Я направил туда бинокль – и чуть не ахнул: будто рядом со мною беспечно копался в земле приземистый и неуклюжий медведь, весь поглощенный кормежкой.
– Да ведь это вчерашний шатун, будь он проклят! – вскрикнул я.
Я узнаю его. Узнаю не по приметам, а скорее всего каким-то внутренним чутьем. Это он добывал меня из ловушки, и я загораюсь желанием отомстить ему. А медведь поворачивается к нам мордой, показывает широкий белый нагрудник. Сомнения нет – шатун! Вот теперь мы один на один. Кто кого…
Проверяю карабин – полностью ли заполнена патронами магазинная коробка, а сам поглядываю на склон, как незаметно подобраться к шатуну.
Ветер дует под острым углом к медведю, это опасный ветер, к тому же он дует прерывисто, неуверенно, может изменить направление, накинуть дух на зверя.
– Отойдем в сторону и там решим, что делать, – сказал я, набрасывая на плечи котомку.
– Не лучше ли подняться по склону и свалиться сверху прямо на него?
– Это рискованно, а нам надо действовать наверняка. Медведь – зверь осторожный, хитрый. С ним ухо держи востро!
Мы свернули на соседнюю возвышенность. Теперь ветер тянул сбоку. Мы находились вне опасности быть обнаруженными зверем.
У Павла из-под ног сорвался камень и с грохотом покатился вниз. Мы остановились, и я угрожающе показал ему кулак. Шатун вдруг повернулся вполоборота к нам и с минуту простоял, почти не шелохнувшись, затем, вытянув морду, он долго обнюхивал воздух.
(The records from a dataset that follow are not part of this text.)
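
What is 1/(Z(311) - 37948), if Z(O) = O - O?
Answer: -1/37948 ≈ -2.6352e-5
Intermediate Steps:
Z(O) = 0
1/(Z(311) - 37948) = 1/(0 - 37948) = 1/(-37948) = -1/37948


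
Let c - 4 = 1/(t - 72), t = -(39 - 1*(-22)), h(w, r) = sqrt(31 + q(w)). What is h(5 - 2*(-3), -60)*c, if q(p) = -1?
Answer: 531*sqrt(30)/133 ≈ 21.868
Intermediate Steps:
h(w, r) = sqrt(30) (h(w, r) = sqrt(31 - 1) = sqrt(30))
t = -61 (t = -(39 + 22) = -1*61 = -61)
c = 531/133 (c = 4 + 1/(-61 - 72) = 4 + 1/(-133) = 4 - 1/133 = 531/133 ≈ 3.9925)
h(5 - 2*(-3), -60)*c = sqrt(30)*(531/133) = 531*sqrt(30)/133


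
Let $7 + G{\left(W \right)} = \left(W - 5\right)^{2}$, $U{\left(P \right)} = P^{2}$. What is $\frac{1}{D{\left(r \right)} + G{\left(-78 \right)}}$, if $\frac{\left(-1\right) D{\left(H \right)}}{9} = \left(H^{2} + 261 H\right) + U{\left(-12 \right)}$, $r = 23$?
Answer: $- \frac{1}{53202} \approx -1.8796 \cdot 10^{-5}$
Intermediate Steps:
$G{\left(W \right)} = -7 + \left(-5 + W\right)^{2}$ ($G{\left(W \right)} = -7 + \left(W - 5\right)^{2} = -7 + \left(-5 + W\right)^{2}$)
$D{\left(H \right)} = -1296 - 2349 H - 9 H^{2}$ ($D{\left(H \right)} = - 9 \left(\left(H^{2} + 261 H\right) + \left(-12\right)^{2}\right) = - 9 \left(\left(H^{2} + 261 H\right) + 144\right) = - 9 \left(144 + H^{2} + 261 H\right) = -1296 - 2349 H - 9 H^{2}$)
$\frac{1}{D{\left(r \right)} + G{\left(-78 \right)}} = \frac{1}{\left(-1296 - 54027 - 9 \cdot 23^{2}\right) - \left(7 - \left(-5 - 78\right)^{2}\right)} = \frac{1}{\left(-1296 - 54027 - 4761\right) - \left(7 - \left(-83\right)^{2}\right)} = \frac{1}{\left(-1296 - 54027 - 4761\right) + \left(-7 + 6889\right)} = \frac{1}{-60084 + 6882} = \frac{1}{-53202} = - \frac{1}{53202}$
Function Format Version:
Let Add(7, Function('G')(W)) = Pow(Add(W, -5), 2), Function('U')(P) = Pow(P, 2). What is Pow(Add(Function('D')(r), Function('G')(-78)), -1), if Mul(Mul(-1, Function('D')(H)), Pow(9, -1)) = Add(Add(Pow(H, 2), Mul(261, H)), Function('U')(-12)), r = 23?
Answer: Rational(-1, 53202) ≈ -1.8796e-5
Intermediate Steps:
Function('G')(W) = Add(-7, Pow(Add(-5, W), 2)) (Function('G')(W) = Add(-7, Pow(Add(W, -5), 2)) = Add(-7, Pow(Add(-5, W), 2)))
Function('D')(H) = Add(-1296, Mul(-2349, H), Mul(-9, Pow(H, 2))) (Function('D')(H) = Mul(-9, Add(Add(Pow(H, 2), Mul(261, H)), Pow(-12, 2))) = Mul(-9, Add(Add(Pow(H, 2), Mul(261, H)), 144)) = Mul(-9, Add(144, Pow(H, 2), Mul(261, H))) = Add(-1296, Mul(-2349, H), Mul(-9, Pow(H, 2))))
Pow(Add(Function('D')(r), Function('G')(-78)), -1) = Pow(Add(Add(-1296, Mul(-2349, 23), Mul(-9, Pow(23, 2))), Add(-7, Pow(Add(-5, -78), 2))), -1) = Pow(Add(Add(-1296, -54027, Mul(-9, 529)), Add(-7, Pow(-83, 2))), -1) = Pow(Add(Add(-1296, -54027, -4761), Add(-7, 6889)), -1) = Pow(Add(-60084, 6882), -1) = Pow(-53202, -1) = Rational(-1, 53202)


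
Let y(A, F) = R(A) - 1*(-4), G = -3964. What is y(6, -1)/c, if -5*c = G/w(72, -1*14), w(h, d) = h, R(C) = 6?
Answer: 900/991 ≈ 0.90817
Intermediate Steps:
y(A, F) = 10 (y(A, F) = 6 - 1*(-4) = 6 + 4 = 10)
c = 991/90 (c = -(-3964)/(5*72) = -1/5*(-991/18) = 991/90 ≈ 11.011)
y(6, -1)/c = 10/(991/90) = 10*(90/991) = 900/991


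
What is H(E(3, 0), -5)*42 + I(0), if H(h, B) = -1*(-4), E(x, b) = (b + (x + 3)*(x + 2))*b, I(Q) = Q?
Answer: 168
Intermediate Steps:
E(x, b) = b*(b + (2 + x)*(3 + x)) (E(x, b) = (b + (3 + x)*(2 + x))*b = (b + (2 + x)*(3 + x))*b = b*(b + (2 + x)*(3 + x)))
H(h, B) = 4
H(E(3, 0), -5)*42 + I(0) = 4*42 + 0 = 168 + 0 = 168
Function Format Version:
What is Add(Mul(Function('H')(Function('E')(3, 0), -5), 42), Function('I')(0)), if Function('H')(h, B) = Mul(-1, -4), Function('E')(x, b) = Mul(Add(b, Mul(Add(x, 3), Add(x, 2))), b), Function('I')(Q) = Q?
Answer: 168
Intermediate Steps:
Function('E')(x, b) = Mul(b, Add(b, Mul(Add(2, x), Add(3, x)))) (Function('E')(x, b) = Mul(Add(b, Mul(Add(3, x), Add(2, x))), b) = Mul(Add(b, Mul(Add(2, x), Add(3, x))), b) = Mul(b, Add(b, Mul(Add(2, x), Add(3, x)))))
Function('H')(h, B) = 4
Add(Mul(Function('H')(Function('E')(3, 0), -5), 42), Function('I')(0)) = Add(Mul(4, 42), 0) = Add(168, 0) = 168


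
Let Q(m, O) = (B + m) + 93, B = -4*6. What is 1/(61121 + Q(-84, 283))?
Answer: 1/61106 ≈ 1.6365e-5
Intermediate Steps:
B = -24
Q(m, O) = 69 + m (Q(m, O) = (-24 + m) + 93 = 69 + m)
1/(61121 + Q(-84, 283)) = 1/(61121 + (69 - 84)) = 1/(61121 - 15) = 1/61106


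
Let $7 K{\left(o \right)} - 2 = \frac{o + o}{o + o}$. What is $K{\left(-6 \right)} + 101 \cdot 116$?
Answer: $\frac{82015}{7} \approx 11716.0$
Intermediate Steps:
$K{\left(o \right)} = \frac{3}{7}$ ($K{\left(o \right)} = \frac{2}{7} + \frac{\left(o + o\right) \frac{1}{o + o}}{7} = \frac{2}{7} + \frac{2 o \frac{1}{2 o}}{7} = \frac{2}{7} + \frac{1}{7} \cdot 1 = \frac{2}{7} + \frac{1}{7} = \frac{3}{7}$)
$K{\left(-6 \right)} + 101 \cdot 116 = \frac{3}{7} + 101 \cdot 116 = \frac{3}{7} + 11716 = \frac{82015}{7}$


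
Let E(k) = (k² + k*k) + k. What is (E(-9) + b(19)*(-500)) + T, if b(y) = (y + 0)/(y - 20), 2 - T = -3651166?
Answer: 3660821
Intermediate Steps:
T = 3651168 (T = 2 - 1*(-3651166) = 2 + 3651166 = 3651168)
E(k) = k + 2*k² (E(k) = (k² + k²) + k = 2*k² + k = k + 2*k²)
b(y) = y/(-20 + y)
(E(-9) + b(19)*(-500)) + T = (-9*(1 + 2*(-9)) + (19/(-20 + 19))*(-500)) + 3651168 = (-9*(1 - 18) + (19/(-1))*(-500)) + 3651168 = (-9*(-17) + (19*(-1))*(-500)) + 3651168 = (153 - 19*(-500)) + 3651168 = (153 + 9500) + 3651168 = 9653 + 3651168 = 3660821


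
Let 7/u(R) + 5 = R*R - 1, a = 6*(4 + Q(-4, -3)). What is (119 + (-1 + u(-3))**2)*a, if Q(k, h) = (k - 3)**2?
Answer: 115222/3 ≈ 38407.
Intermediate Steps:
Q(k, h) = (-3 + k)**2
a = 318 (a = 6*(4 + (-3 - 4)**2) = 6*(4 + (-7)**2) = 6*(4 + 49) = 6*53 = 318)
u(R) = 7/(-6 + R**2) (u(R) = 7/(-5 + (R*R - 1)) = 7/(-5 + (R**2 - 1)) = 7/(-5 + (-1 + R**2)) = 7/(-6 + R**2))
(119 + (-1 + u(-3))**2)*a = (119 + (-1 + 7/(-6 + (-3)**2))**2)*318 = (119 + (-1 + 7/(-6 + 9))**2)*318 = (119 + (-1 + 7/3)**2)*318 = (119 + (4/3)**2)*318 = (119 + 16/9)*318 = (1087/9)*318 = 115222/3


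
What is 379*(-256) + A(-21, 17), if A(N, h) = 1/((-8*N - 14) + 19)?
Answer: -16785151/173 ≈ -97024.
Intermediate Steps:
A(N, h) = 1/(5 - 8*N) (A(N, h) = 1/((-14 - 8*N) + 19) = 1/(5 - 8*N))
379*(-256) + A(-21, 17) = 379*(-256) - 1/(-5 + 8*(-21)) = -97024 - 1/(-5 - 168) = -97024 - 1/(-173) = -97024 - 1*(-1/173) = -97024 + 1/173 = -16785151/173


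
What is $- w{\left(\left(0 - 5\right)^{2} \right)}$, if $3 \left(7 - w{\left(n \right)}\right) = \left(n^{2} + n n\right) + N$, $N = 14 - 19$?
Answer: $408$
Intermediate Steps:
$N = -5$ ($N = 14 - 19 = -5$)
$w{\left(n \right)} = \frac{26}{3} - \frac{2 n^{2}}{3}$ ($w{\left(n \right)} = 7 - \frac{\left(n^{2} + n n\right) - 5}{3} = 7 - \frac{\left(n^{2} + n^{2}\right) - 5}{3} = 7 - \frac{2 n^{2} - 5}{3} = 7 - \frac{-5 + 2 n^{2}}{3} = 7 - \left(- \frac{5}{3} + \frac{2 n^{2}}{3}\right) = \frac{26}{3} - \frac{2 n^{2}}{3}$)
$- w{\left(\left(0 - 5\right)^{2} \right)} = - (\frac{26}{3} - \frac{2 \left(\left(0 - 5\right)^{2}\right)^{2}}{3}) = - (\frac{26}{3} - \frac{2 \left(\left(-5\right)^{2}\right)^{2}}{3}) = - (\frac{26}{3} - \frac{2 \cdot 25^{2}}{3}) = - (\frac{26}{3} - \frac{1250}{3}) = \left(-1\right) \left(-408\right) = 408$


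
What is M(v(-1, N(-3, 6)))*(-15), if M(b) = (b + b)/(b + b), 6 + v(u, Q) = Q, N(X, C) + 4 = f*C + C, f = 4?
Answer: -15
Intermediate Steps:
N(X, C) = -4 + 5*C (N(X, C) = -4 + (4*C + C) = -4 + 5*C)
v(u, Q) = -6 + Q
M(b) = 1 (M(b) = (2*b)/((2*b)) = (2*b)*(1/(2*b)) = 1)
M(v(-1, N(-3, 6)))*(-15) = 1*(-15) = -15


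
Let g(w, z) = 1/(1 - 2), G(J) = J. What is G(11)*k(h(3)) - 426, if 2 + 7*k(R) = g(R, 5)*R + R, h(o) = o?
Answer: -3004/7 ≈ -429.14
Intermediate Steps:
g(w, z) = -1 (g(w, z) = 1/(-1) = -1)
k(R) = -2/7 (k(R) = -2/7 + (-R + R)/7 = -2/7 + (⅐)*0 = -2/7 + 0 = -2/7)
G(11)*k(h(3)) - 426 = 11*(-2/7) - 426 = -22/7 - 426 = -3004/7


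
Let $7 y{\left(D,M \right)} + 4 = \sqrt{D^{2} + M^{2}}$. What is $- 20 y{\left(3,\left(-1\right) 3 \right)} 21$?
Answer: $240 - 180 \sqrt{2} \approx -14.558$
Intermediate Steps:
$y{\left(D,M \right)} = - \frac{4}{7} + \frac{\sqrt{D^{2} + M^{2}}}{7}$
$- 20 y{\left(3,\left(-1\right) 3 \right)} 21 = - 20 \left(- \frac{4}{7} + \frac{\sqrt{3^{2} + \left(\left(-1\right) 3\right)^{2}}}{7}\right) 21 = - 20 \left(- \frac{4}{7} + \frac{\sqrt{9 + \left(-3\right)^{2}}}{7}\right) 21 = - 20 \left(- \frac{4}{7} + \frac{\sqrt{9 + 9}}{7}\right) 21 = - 20 \left(- \frac{4}{7} + \frac{\sqrt{18}}{7}\right) 21 = - 20 \left(- \frac{4}{7} + \frac{3 \sqrt{2}}{7}\right) 21 = \left(\frac{80}{7} - \frac{60 \sqrt{2}}{7}\right) 21 = 240 - 180 \sqrt{2}$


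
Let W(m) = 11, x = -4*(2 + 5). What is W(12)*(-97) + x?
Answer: -1095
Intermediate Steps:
x = -28 (x = -4*7 = -28)
W(12)*(-97) + x = 11*(-97) - 28 = -1067 - 28 = -1095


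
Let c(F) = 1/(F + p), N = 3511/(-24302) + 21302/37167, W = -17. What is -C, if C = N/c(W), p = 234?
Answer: -84019767139/903232434 ≈ -93.021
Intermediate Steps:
N = 387187867/903232434 (N = 3511*(-1/24302) + 21302*(1/37167) = -3511/24302 + 21302/37167 = 387187867/903232434 ≈ 0.42867)
c(F) = 1/(234 + F) (c(F) = 1/(F + 234) = 1/(234 + F))
C = 84019767139/903232434 (C = 387187867/(903232434*(1/(234 - 17))) = 387187867/(903232434*(1/217)) = (387187867/903232434)*217 = 84019767139/903232434 ≈ 93.021)
-C = -1*84019767139/903232434 = -84019767139/903232434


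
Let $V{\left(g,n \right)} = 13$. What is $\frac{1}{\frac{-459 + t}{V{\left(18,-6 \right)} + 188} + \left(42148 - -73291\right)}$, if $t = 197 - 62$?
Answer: $\frac{67}{7734305} \approx 8.6627 \cdot 10^{-6}$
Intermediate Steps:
$t = 135$ ($t = 197 - 62 = 135$)
$\frac{1}{\frac{-459 + t}{V{\left(18,-6 \right)} + 188} + \left(42148 - -73291\right)} = \frac{1}{\frac{-459 + 135}{13 + 188} + \left(42148 - -73291\right)} = \frac{1}{\frac{1}{201} \left(-324\right) + \left(42148 + 73291\right)} = \frac{1}{\frac{1}{201} \left(-324\right) + 115439} = \frac{1}{- \frac{108}{67} + 115439} = \frac{1}{\frac{7734305}{67}} = \frac{67}{7734305}$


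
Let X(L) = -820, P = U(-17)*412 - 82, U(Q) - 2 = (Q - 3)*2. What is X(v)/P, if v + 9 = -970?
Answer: 410/7869 ≈ 0.052103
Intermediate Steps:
v = -979 (v = -9 - 970 = -979)
U(Q) = -4 + 2*Q (U(Q) = 2 + (Q - 3)*2 = 2 + (-3 + Q)*2 = 2 + (-6 + 2*Q) = -4 + 2*Q)
P = -15738 (P = (-4 + 2*(-17))*412 - 82 = (-4 - 34)*412 - 82 = -38*412 - 82 = -15656 - 82 = -15738)
X(v)/P = -820/(-15738) = -820*(-1/15738) = 410/7869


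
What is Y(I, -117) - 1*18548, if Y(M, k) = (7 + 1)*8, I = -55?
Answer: -18484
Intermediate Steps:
Y(M, k) = 64 (Y(M, k) = 8*8 = 64)
Y(I, -117) - 1*18548 = 64 - 1*18548 = 64 - 18548 = -18484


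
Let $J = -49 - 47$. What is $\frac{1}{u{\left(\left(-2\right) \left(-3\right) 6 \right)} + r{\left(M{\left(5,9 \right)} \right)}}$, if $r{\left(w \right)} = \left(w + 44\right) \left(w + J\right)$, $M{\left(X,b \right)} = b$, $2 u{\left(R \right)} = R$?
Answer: $- \frac{1}{4593} \approx -0.00021772$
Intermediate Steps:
$J = -96$ ($J = -49 - 47 = -96$)
$u{\left(R \right)} = \frac{R}{2}$
$r{\left(w \right)} = \left(-96 + w\right) \left(44 + w\right)$ ($r{\left(w \right)} = \left(w + 44\right) \left(w - 96\right) = \left(44 + w\right) \left(-96 + w\right) = \left(-96 + w\right) \left(44 + w\right)$)
$\frac{1}{u{\left(\left(-2\right) \left(-3\right) 6 \right)} + r{\left(M{\left(5,9 \right)} \right)}} = \frac{1}{\frac{\left(-2\right) \left(-3\right) 6}{2} - \left(4692 - 81\right)} = \frac{1}{\frac{6 \cdot 6}{2} - 4611} = \frac{1}{\frac{1}{2} \cdot 36 - 4611} = \frac{1}{18 - 4611} = \frac{1}{-4593} = - \frac{1}{4593}$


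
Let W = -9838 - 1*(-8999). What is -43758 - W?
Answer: -42919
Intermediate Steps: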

Тревога исчезла, и медведь, опустив голову, продолжал пастись.
Нас разделяло расстояние примерно в четыреста метров и две лощины, образующие ниже распадок. Можно было бы сократить расстояние еще метров на двести, но ветерок слишком неустойчив, в любой момент мог подвести.
– Вам надо взять повыше и правее, подобраться к тому большому камню, за кустарником, – шепнул Павел.
– Попробую. А тебе придется быстро перемахнуть через отрог, добраться до той, дальней скалы и там засесть. Мы будем на одинаковом расстоянии от зверя. Если меня медведь учует или увидит раньше, чем я пущу в него пулю, он непременно махнет через лощину на отрог к тебе. Ты уж не обмишулься, постарайся, иначе он серьезно займется тобой. И уж если схватишься с ним, помни: он левша.
Лицо Павла вытянулось.
– Левша?..
– Да, левша. Что же тут непонятного? Можешь на себе проверить.
– Нет уж, избавьте! А вот если вы раните зверя, он тоже бросится через отрог? – спросил Павел, почесывая затылок.
– Вероятно. Так что не прозевай, у него и у раненого нахальства хватит задержаться возле тебя.
– Я бы не хотел иметь с ним дело. Да, вот еще что… На всякий случай, и вы поосторожнее с ним, очень близко не стреляйте, можете шкуру испортить,
– и он смущенно улыбнулся.
– Постараюсь об этом не забыть. Проверь, в порядке ли винтовка.
– Ни пуха, ни пера! – И Павел зашагал по склону.
Следом за ним на сворке неохотно поплелся Загря.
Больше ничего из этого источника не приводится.